While talk radio can be influential, things have changed radically since those dark days that re-elected George Bush and brought such shame and catastrophe down upon the land.
There's more liberal talk radio
Air America did not exist in 2004; and Ed Schultz, Rachel Maddow, Stephanie Miller, Randi Rhodes, Thom Hartmann, Sam Seder, Marc Maron, Mike Malloy, et al. were but local hosts or unknowns. While they're not close to being Big Pants, Hannity or Don Imus, they're competition on the dial to the conservatives, and even within a shrinking industry, progressive radio is growing one talker at a time. We now have a crop of bright, name-recognizable media progressives where there never were before. A good thing.
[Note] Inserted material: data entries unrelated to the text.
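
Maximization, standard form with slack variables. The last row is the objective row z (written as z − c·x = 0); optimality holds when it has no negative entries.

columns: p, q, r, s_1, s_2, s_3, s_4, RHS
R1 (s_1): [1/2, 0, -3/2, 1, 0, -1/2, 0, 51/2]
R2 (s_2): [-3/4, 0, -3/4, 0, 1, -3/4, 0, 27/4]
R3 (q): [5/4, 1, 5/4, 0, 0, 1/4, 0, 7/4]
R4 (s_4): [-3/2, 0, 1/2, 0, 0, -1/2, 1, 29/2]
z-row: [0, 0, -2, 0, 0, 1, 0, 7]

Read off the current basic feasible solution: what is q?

q is basic (row 3); its value is the RHS of that row, 7/4.

7/4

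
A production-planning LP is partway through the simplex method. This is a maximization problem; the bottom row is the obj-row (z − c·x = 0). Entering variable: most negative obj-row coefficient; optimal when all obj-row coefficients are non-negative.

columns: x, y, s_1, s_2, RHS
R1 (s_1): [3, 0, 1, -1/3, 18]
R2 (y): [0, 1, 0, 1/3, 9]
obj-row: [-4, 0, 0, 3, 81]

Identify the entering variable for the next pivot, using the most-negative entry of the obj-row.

Negative obj-row entries: x: -4.
The most negative is -4 in column x, so x enters.

x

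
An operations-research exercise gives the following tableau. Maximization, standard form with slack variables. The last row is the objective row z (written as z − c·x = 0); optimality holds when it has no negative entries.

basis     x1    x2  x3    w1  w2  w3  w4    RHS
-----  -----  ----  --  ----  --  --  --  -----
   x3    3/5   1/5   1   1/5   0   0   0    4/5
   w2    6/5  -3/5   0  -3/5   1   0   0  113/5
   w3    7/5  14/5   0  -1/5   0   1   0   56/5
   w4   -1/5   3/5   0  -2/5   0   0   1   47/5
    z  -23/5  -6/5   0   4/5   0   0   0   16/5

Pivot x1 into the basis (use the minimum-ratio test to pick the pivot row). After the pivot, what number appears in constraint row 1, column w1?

Ratio test on column x1 — row 1: (4/5)/(3/5) = 4/3; row 2: (113/5)/(6/5) = 113/6; row 3: (56/5)/(7/5) = 8; row 4: entry -1/5 ≤ 0. Minimum is 4/3 at row 1 (x3 leaves); pivot element 3/5.
Divide row 1 by 3/5; eliminate column x1 from the other rows.
In the new row 1, the w1 entry is the old entry divided by the pivot: (1/5)/(3/5) = 1/3.

1/3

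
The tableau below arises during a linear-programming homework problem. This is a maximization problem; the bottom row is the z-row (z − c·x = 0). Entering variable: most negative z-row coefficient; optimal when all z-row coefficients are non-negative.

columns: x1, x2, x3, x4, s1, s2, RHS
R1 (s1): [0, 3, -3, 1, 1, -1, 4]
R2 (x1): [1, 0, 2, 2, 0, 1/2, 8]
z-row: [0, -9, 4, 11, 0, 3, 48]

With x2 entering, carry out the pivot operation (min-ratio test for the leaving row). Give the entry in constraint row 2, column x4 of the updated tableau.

Ratio test on column x2 — row 1: 4/3 = 4/3; row 2: entry 0 ≤ 0. Minimum is 4/3 at row 1 (s1 leaves); pivot element 3.
Divide row 1 by 3; eliminate column x2 from the other rows.
Row 2 update in column x4: 2 − 0·(1/3) = 2.

2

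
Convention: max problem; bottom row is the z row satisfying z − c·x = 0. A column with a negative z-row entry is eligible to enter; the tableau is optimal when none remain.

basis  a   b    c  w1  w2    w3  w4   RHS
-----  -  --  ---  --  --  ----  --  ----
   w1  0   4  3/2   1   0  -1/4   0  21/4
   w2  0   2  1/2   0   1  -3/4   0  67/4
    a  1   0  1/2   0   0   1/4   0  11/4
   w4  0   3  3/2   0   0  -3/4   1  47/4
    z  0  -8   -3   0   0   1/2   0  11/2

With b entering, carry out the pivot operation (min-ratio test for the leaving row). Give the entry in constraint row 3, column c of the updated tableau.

Ratio test on column b — row 1: (21/4)/4 = 21/16; row 2: (67/4)/2 = 67/8; row 3: entry 0 ≤ 0; row 4: (47/4)/3 = 47/12. Minimum is 21/16 at row 1 (w1 leaves); pivot element 4.
Divide row 1 by 4; eliminate column b from the other rows.
Row 3 update in column c: 1/2 − 0·(3/8) = 1/2.

1/2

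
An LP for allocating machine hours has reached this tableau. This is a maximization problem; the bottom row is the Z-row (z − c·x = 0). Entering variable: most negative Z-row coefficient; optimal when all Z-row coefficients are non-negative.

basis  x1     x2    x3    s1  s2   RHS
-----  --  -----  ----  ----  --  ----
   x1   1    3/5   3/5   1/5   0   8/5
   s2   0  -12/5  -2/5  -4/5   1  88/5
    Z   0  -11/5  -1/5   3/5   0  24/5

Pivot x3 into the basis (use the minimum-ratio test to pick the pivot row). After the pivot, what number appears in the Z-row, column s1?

2/3

Ratio test on column x3 — row 1: (8/5)/(3/5) = 8/3; row 2: entry -2/5 ≤ 0. Minimum is 8/3 at row 1 (x1 leaves); pivot element 3/5.
Divide row 1 by 3/5; eliminate column x3 from the other rows.
Z-row update in column s1: 3/5 − (-1/5)·(1/3) = 2/3.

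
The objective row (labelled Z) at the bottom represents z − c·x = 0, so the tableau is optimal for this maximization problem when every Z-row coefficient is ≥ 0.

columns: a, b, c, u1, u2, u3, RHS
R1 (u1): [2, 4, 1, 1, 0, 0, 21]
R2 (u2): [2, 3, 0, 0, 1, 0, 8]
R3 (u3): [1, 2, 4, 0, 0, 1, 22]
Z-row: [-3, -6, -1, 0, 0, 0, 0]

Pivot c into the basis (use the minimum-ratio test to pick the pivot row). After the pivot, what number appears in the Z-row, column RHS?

11/2

Ratio test on column c — row 1: 21/1 = 21; row 2: entry 0 ≤ 0; row 3: 22/4 = 11/2. Minimum is 11/2 at row 3 (u3 leaves); pivot element 4.
Divide row 3 by 4; eliminate column c from the other rows.
Z-row update in column RHS: 0 − (-1)·(11/2) = 11/2.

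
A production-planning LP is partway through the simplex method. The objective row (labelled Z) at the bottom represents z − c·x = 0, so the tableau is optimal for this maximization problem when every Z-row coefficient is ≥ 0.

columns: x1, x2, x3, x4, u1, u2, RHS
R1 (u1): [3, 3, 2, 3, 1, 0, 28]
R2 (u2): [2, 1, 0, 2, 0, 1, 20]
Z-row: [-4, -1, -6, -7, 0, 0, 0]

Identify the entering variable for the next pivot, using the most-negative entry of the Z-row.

Negative Z-row entries: x1: -4, x2: -1, x3: -6, x4: -7.
The most negative is -7 in column x4, so x4 enters.

x4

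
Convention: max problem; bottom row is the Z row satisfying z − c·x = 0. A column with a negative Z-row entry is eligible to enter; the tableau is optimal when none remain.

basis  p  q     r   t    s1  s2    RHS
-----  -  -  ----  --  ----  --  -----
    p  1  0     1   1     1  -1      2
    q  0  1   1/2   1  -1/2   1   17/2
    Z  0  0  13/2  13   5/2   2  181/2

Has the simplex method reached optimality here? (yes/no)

Every Z-row coefficient is ≥ 0, so the tableau is optimal.

yes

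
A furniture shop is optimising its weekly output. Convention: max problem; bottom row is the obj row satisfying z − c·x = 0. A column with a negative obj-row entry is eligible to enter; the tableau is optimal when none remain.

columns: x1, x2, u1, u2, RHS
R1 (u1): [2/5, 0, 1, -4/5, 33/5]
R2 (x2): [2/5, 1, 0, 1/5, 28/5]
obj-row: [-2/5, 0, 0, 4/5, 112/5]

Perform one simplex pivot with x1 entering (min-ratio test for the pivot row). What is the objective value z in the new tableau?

28

Ratio test on column x1 — row 1: (33/5)/(2/5) = 33/2; row 2: (28/5)/(2/5) = 14. Minimum is 14 at row 2 (x2 leaves); pivot element 2/5.
Pivot on row 2; the obj-row RHS becomes 112/5 − (-2/5)·14 = 28.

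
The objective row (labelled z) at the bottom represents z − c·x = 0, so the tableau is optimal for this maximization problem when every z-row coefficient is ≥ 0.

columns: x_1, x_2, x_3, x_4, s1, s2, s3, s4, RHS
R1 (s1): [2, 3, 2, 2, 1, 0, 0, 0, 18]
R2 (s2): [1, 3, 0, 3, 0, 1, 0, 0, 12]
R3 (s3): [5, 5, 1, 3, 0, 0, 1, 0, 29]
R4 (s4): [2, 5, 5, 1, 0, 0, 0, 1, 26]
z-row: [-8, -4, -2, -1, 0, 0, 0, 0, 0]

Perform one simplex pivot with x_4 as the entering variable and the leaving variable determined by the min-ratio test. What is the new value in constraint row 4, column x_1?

Ratio test on column x_4 — row 1: 18/2 = 9; row 2: 12/3 = 4; row 3: 29/3 = 29/3; row 4: 26/1 = 26. Minimum is 4 at row 2 (s2 leaves); pivot element 3.
Divide row 2 by 3; eliminate column x_4 from the other rows.
Row 4 update in column x_1: 2 − 1·(1/3) = 5/3.

5/3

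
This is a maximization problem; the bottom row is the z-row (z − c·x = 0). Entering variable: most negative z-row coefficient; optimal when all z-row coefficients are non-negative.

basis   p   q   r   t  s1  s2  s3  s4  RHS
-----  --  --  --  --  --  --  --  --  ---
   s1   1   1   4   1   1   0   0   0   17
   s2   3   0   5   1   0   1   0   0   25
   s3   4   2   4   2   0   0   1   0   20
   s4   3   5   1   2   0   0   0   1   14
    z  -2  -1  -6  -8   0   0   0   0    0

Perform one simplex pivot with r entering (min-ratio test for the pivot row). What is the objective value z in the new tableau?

Ratio test on column r — row 1: 17/4 = 17/4; row 2: 25/5 = 5; row 3: 20/4 = 5; row 4: 14/1 = 14. Minimum is 17/4 at row 1 (s1 leaves); pivot element 4.
Pivot on row 1; the z-row RHS becomes 0 − (-6)·(17/4) = 51/2.

51/2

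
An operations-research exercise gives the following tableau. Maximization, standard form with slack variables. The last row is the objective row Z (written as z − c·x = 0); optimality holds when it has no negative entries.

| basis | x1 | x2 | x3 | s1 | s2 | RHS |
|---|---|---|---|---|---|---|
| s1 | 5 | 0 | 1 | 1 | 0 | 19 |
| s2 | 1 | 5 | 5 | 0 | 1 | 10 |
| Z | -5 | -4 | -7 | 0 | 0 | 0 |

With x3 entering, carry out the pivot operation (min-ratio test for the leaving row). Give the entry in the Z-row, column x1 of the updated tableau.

-18/5

Ratio test on column x3 — row 1: 19/1 = 19; row 2: 10/5 = 2. Minimum is 2 at row 2 (s2 leaves); pivot element 5.
Divide row 2 by 5; eliminate column x3 from the other rows.
Z-row update in column x1: -5 − (-7)·(1/5) = -18/5.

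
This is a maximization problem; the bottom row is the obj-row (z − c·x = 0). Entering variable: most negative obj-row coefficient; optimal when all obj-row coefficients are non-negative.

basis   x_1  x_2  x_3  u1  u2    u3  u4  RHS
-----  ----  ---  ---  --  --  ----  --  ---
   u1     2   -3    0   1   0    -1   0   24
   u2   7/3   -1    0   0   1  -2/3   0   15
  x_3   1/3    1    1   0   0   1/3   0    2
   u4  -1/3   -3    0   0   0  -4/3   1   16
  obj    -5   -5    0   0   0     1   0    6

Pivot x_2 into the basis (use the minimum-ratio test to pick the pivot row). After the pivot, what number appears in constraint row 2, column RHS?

Ratio test on column x_2 — row 1: entry -3 ≤ 0; row 2: entry -1 ≤ 0; row 3: 2/1 = 2; row 4: entry -3 ≤ 0. Minimum is 2 at row 3 (x_3 leaves); pivot element 1.
Divide row 3 by 1; eliminate column x_2 from the other rows.
Row 2 update in column RHS: 15 − (-1)·2 = 17.

17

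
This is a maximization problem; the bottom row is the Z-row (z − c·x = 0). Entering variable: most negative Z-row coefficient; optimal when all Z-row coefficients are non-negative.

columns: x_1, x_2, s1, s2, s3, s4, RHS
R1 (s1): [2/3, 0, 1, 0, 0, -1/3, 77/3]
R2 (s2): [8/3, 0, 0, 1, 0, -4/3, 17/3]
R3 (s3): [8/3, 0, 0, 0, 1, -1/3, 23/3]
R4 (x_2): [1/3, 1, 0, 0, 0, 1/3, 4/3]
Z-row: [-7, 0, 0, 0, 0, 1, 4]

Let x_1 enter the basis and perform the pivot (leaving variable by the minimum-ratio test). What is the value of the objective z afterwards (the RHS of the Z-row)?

Ratio test on column x_1 — row 1: (77/3)/(2/3) = 77/2; row 2: (17/3)/(8/3) = 17/8; row 3: (23/3)/(8/3) = 23/8; row 4: (4/3)/(1/3) = 4. Minimum is 17/8 at row 2 (s2 leaves); pivot element 8/3.
Pivot on row 2; the Z-row RHS becomes 4 − (-7)·(17/8) = 151/8.

151/8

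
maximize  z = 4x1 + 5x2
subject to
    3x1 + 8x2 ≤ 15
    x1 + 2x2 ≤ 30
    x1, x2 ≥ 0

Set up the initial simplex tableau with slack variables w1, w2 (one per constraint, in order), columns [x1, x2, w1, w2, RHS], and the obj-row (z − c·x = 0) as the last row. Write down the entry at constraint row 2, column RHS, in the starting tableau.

30

The RHS of constraint 2 is b_2 = 30.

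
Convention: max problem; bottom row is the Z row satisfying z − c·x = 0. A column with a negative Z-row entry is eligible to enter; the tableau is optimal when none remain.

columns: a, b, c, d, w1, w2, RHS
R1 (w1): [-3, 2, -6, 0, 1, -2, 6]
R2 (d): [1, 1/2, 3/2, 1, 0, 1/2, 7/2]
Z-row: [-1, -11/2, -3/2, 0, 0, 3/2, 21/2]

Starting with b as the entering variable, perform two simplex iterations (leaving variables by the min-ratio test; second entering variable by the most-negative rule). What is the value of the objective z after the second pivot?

39

Ratio test on column b — row 1: 6/2 = 3; row 2: (7/2)/(1/2) = 7. Minimum is 3 at row 1 (w1 leaves); pivot element 2.
Pivot on row 1; the Z-row RHS becomes 21/2 − (-11/2)·3 = 27.
Next entering variable (most negative Z-row entry -18): c.
Ratio test on column c — row 1: entry -3 ≤ 0; row 2: 2/3 = 2/3. Minimum is 2/3 at row 2 (d leaves); pivot element 3.
After the second pivot the Z-row RHS is 27 − (-18)·(2/3) = 39.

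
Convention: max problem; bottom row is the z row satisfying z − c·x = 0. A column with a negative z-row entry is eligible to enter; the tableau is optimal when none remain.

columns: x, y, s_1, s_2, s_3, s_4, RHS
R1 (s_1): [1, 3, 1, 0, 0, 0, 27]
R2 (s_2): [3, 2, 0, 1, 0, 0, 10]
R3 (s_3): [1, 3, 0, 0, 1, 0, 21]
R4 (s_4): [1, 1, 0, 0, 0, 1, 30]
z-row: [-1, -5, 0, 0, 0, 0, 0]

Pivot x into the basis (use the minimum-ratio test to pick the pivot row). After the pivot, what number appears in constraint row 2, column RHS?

10/3

Ratio test on column x — row 1: 27/1 = 27; row 2: 10/3 = 10/3; row 3: 21/1 = 21; row 4: 30/1 = 30. Minimum is 10/3 at row 2 (s_2 leaves); pivot element 3.
Divide row 2 by 3; eliminate column x from the other rows.
In the new row 2, the RHS entry is the old entry divided by the pivot: 10/3 = 10/3.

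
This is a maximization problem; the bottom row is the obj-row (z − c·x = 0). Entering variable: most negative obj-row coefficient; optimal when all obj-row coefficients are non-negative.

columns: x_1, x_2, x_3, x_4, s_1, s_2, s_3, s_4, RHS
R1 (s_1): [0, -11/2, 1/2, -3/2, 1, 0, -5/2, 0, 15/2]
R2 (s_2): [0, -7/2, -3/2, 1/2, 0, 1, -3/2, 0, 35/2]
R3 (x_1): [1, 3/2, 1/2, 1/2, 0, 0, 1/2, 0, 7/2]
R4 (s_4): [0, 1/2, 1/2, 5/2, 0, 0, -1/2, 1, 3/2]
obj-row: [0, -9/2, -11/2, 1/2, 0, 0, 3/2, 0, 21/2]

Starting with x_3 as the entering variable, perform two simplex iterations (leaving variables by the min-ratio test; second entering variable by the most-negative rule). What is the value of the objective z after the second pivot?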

There's a general downturn in radio, and in talk radio in
particular
Part of this can be directly attributed to the stink of Bush, the failings of a conservative majority and
that the yapping poodles of right-wing media have been so wrong about so much. They've stuck to a political explanation of global warming, powdered Iraq War soft drinks, voodoo fiscal matters, tax cuts for the rich, immigration fear-mongering, Bush's no-policy energy policy; American exceptionalist go-it-alone foreign policy -- they even still claim Bush is competent.The wild-eyed partisan recitations of such GOP apparatchiks as Hannity have left him and his cohort with about the same credibility as the president's... and Arbitron reflects it. As the Democrats come together after the hard primaries, Rush Limbaugh's supposedly monkeywrenching "Operation Chaos" turned out to be as it was intended: a way for Big Pants to get his name in the papers and to be able to piss in a tent from which he's usually excluded.